Terunobu Fujimori architect
de Hannes Rossler

critiqué par JPGP, le 12 mars 2023
( - 77 ans)


La note:  étoiles
Terunobu Fujimori.: du réel au mystique
Avant de devenir architecte, Terunobu Fujimori fut un historien de l’architecture japonaise moderne. C’est à partir de 1990 qu’il imagine des constructions originales. Elles se caractérisent par l’utilisation de matériaux naturels et utilisés traditionnellement dans les constructions japonaises. Le créateur s’inspire de la nature et des traditions nipponnes, tout en apportant une touche de poésie à ses constructions, qui semblent parfois irréelles et fragiles. Il expérimente le Shibamune (technique de plantations de végétaux en poutre faîtière caractéristique de l'habitat traditionnel), le torchis, les couvertures d'ardoises, et il s'engage dans une voie qu'aucun architecte japonais n'avait explorée depuis les modernistes.

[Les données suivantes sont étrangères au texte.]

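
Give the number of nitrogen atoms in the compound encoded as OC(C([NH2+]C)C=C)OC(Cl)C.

The symbol for nitrogen appears 1 time in the SMILES.

1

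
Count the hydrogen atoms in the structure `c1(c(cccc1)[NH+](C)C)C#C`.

Hydrogens are implicit in SMILES; fill each atom to its normal valence:
  4 × C (aromatic): 1 H each → 4
  2 × C: 3 H each → 6
  2 × C (aromatic): no H
  1 × C: 1 H
  1 × C: no H
  1 × N (charge +1): 1 H
  Total hydrogens = 12.

12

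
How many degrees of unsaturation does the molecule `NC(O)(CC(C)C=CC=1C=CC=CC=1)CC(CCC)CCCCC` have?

5

Molecular formula from the SMILES: C22H37NO.
DoU = (2C + 2 + N − H − X)/2 = (2·22 + 2 + 1 − 37 − 0)/2 = 10/2 = 5.
(Structurally: 1 ring(s) + 4 π bond(s) = 5.)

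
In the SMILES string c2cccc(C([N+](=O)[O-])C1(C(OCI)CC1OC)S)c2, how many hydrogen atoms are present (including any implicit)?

16

Hydrogens are implicit in SMILES; fill each atom to its normal valence:
  5 × C (aromatic): 1 H each → 5
  3 × C: 1 H each → 3
  3 × O: no H
  2 × C: 2 H each → 4
  1 × C: 3 H
  1 × C: no H
  1 × C (aromatic): no H
  1 × I: no H
  1 × N (charge +1): no H
  1 × O (charge -1): no H
  1 × S: 1 H
  Total hydrogens = 16.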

Un aspect nostalgique et poétique et une imagination débridée lui font rejeter les aspects faussement fonctionnels et purement technologiques. Le design de ses maisons et bâtiments s'inspire des formes présentes dans la nature (arbres, branches, pierres, fleurs, nids...). Il réalise sa propre maison, baptisée "Tanpopo House" (Maison du pissenlit) avant de concevoir des habitations et des édifices publics, comme le Musée Jincho-Kan Moriya Shiryo-Kan, le Musée Tenryu City Akino Fuku ou le Dormitory of Kumamoto College of Agriculture. Il a créé aussi sept Maisons de Thé, dont la spectaculaire "Takasugi-an" perchée sur pilotis ou la ´"Chashitsu Tetsu" montée sur un tronc central.

En dépit de leur exubérance formelle qui semble dégingandée toutes ces constructions sont empreintes d'un minimalisme particulier et paradoxalement d'une extrême fonctionnalité. Le débordement n'est qu'apparent. Tout est dicté par un art de vivre sans souci pour le tape à l'œil. Les architectures restent chaudes, protectrices. Elles sont devenues des modèles pour toute une génération de jeunes architectes internationaux qui trouvent dans ce mode de construction un substrat aussi écologique qu'historique à une architecture avant-gardiste.

L’architecture n’est plus considérée par Fujimori comme une façon de faire autrement, mais un moyen pour construire autre chose. Véritable poète il crée - tout en restant en symbiose avec le passé - quelque chose qui n'existait pas auparavant et qu’il découvre à mesure que son invention avance. En tant qu’historien Fujimori "pensait" l’architecture : il mettait ce concept au passé pour réfléchir sur sa signification. Avec ses constructions à l’inverse il anticipe le futur. Un réel autre se profile dans de nouveaux nids.